True to his word, Burns was up at four-fifteen; Robin was groomed and fed and watered and saddled in style, and ready to start the moment the sentry was relieved by the morning gun-fire from the imposition of the order to "allow no horse to be taken out between taps and reveille, except in the presence of a commissioned officer or the sergeant of the guard." The sight that met the sergeant's eyes as he cantered around back of the row of officers' quarters, leading Robin by the rein, was one he never forgot.

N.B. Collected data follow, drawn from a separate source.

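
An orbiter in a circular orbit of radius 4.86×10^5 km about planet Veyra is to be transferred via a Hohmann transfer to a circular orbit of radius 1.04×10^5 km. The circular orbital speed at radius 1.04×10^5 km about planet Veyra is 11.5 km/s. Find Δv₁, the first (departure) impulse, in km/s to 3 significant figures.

Δv₁ = 2.16 km/s

From the circular-orbit relation v² = μ/r at r = 1.04×10^5 km: μ = v²r = (11.5)² × 1.04×10^5 = 1.37540×10^7 km³/s².
Transfer-ellipse semi-major axis a_t = (r₁ + r₂)/2 = (4.860×10^5 + 1.040×10^5)/2 = 2.950×10^5 km.
Circular speed at r = 4.860×10^5 km: v_c = √(μ/r) = 5.320 km/s.
Vis-viva on the transfer ellipse at r = 4.860×10^5 km gives v_t = √[μ(2/r − 1/a_t)] = 3.159 km/s.
Δv₁ = |v_t − v_c| = |3.159 − 5.320| = 2.161 km/s.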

With pallid face, down which the blood was streaming from a cut at the temple, Captain Barclay was seated on the steps, striving to bind a handkerchief about his lower leg. Old Hannibal, forgetful of the dignity of the Old Dominion, was actually running down the back road, in haste, it seems, to summon the doctor. On the porch, amid some overturned chairs, two athletic, sinewy young men were grappling, one of them, Lieutenant Brayton, almost lifting and carrying the other, Lieutenant Winn, towards his own doorway, both ashen gray as to their faces, both fearfully excited, both struggling hard, both with panting breath striving to speak with exaggerated calm.
On this scene, wringing her hands, sobbing with fright and misery, flitting first to Barclay's side, then back towards her straining husband, saying wild and incoherent things to both, was Laura Winn. Burns had the frontiersman's contempt for a chimney-pot hat, and never seemed one so incongruous as this,—her riding head-gear which in the midst of her wailings Mrs. Winn clasped to her heaving breast. To make matters more complicated, the neighborhood was waking up, domestics and "strikers" were gazing from back porches farther down the row, and Blythe's big hounds had taken to barking furiously, until that bulky and bewildered soldier himself came forth, damned them into their kennel, then hastened in consternation to the aid of Barclay. By this time, too, Winn had succeeded in making his wife hear him, and was ordering her within-doors; but like some daft creature she hovered, moaning and wringing her hands and staring at Barclay, whose eyes were now beginning to close, and whose form was slowly swaying.
"In God's name, man, what's happened?" demanded Blythe, as he seized and steadied the toppling form. "Why, you're bleeding like an ox. Your boot is running over. Drop those horses, Burns, and run for the doctor, lively," he urged. Needing no further authority, the sergeant turned his charges loose and scurried after Hannibal.